Has created a meeting place
The FPGA World Conference, which he started with David Källberg five years ago is the embryo of a Swedish network for programmable logic. FPGA World has since the start, in Västerås in the autumn of 2004, grown to become an established event which annually brings together approximately 200 FPGA-professionals. This fall, the conference and its associated mini-exhibition also takes place in Copenhagen and the status of the academic part has been increased. The accepted academic papers are published by the sub-department Sigbed, within the research organization ACM.

Lennart Lindh would also like to try to forge closer ties with the FPGA-companies.

- It would be good to have a connection with San José. Now that I have good contacts with Altera I'll try to get a foothold in their research lab so I can send the graduate students over there.

As we all know the two major FPGA companies have a continuously ongoing duel, but the fact that Lennart Lindh nowadays mostly work with Altera is not to bee seen as a position in the match.

- I had worked a long time with Xilinx, so I switched because I wanted to broaden my views.

Request more support from industry
Most FPGA manufacturers have an extensive program to help universities. Among other things the give the students their own development boards and they can download free tools for development. Altera has also arranged special student competitions and announce the winners at the FPGA World conference.

- I would be happy to see more FPGA suppliers support the interest among young people to learn more about the FPGA technology.

Despite contests and other gimmicks, the interest for hardware among students is very weak. In fact so weak that the information technology courses that Lennart Lindh created at Mälardalen University has folded. What remains is simply the software group.
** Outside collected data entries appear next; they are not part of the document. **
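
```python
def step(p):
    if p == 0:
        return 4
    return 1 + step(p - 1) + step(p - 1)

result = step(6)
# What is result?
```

step(p) = 1 + 2·step(p-1), step(0)=4. Closed form: (4+1)·2^6 - 1 = 319.

Answer: 319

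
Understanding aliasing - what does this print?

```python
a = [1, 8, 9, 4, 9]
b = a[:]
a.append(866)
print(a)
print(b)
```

Key concept: slice [:] creates copy.
Step by step:
`a = [1, 8, 9, 4, 9]` → a = [1, 8, 9, 4, 9]
`b = a[:]` → b = [1, 8, 9, 4, 9]
`a.append(866)` → a = [1, 8, 9, 4, 9, 866]
`print(a)` → prints [1, 8, 9, 4, 9, 866]
`print(b)` → prints [1, 8, 9, 4, 9]

Answer:
[1, 8, 9, 4, 9, 866]
[1, 8, 9, 4, 9]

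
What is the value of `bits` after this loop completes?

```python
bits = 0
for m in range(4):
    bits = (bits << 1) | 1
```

Build 4 consecutive 1-bits: 0b1111
`bits` takes the values: 0 → 1 → 3 → 7 → 15

Answer: 15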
- The larger universities have fared better and Engineering continues to attract students to the electronics and embedded systems, although there are not as many as in the 90s.

In Jönköping, he is planning to build a small research group that will have a large network to the best research environments around software/hardware for embedded systems.
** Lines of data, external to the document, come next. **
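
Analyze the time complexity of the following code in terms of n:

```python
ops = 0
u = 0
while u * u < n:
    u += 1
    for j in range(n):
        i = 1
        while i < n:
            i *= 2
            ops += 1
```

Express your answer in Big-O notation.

Each loop level contributes: √n × n × log n. Multiplying the contributions gives O(n√n log n).

Answer: O(n√n log n)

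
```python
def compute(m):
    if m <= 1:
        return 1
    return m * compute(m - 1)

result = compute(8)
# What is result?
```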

- Of course I will continue with accelerators for operation system with entirely new functions that are not possible to implement in software alone. But the orientation depends on what the sponsors want, I myself would like to investigate how to make complex embedded systems, without von Neuman Architecture.

The idea is to examine the design methodology and techniques to make embedded systems exclusively in hardware, without any processor cores but also systems with a combination of software and hardware.

Sooner or later, there will be a change of the system
It was proven by one of his graduate students in the early 2000s. Four out of five embedded systems such as ABB used, were possible to make cheaper and with decreased development time, by dropping the CPU and only use a FPGAs without any hard or soft processor cores.

The solution is perhaps comfortable when you develop an embedded system for a coffee machine but not that obvious for larger systems. Lennart Lindh is worried that Swedish companies are too conservative, they believe that software is the technology front for embedded systems.

- It's quite clear that there will be changes in technology, we must constantly be alert. As hardware costs approach zero we must concentrate on the development cost.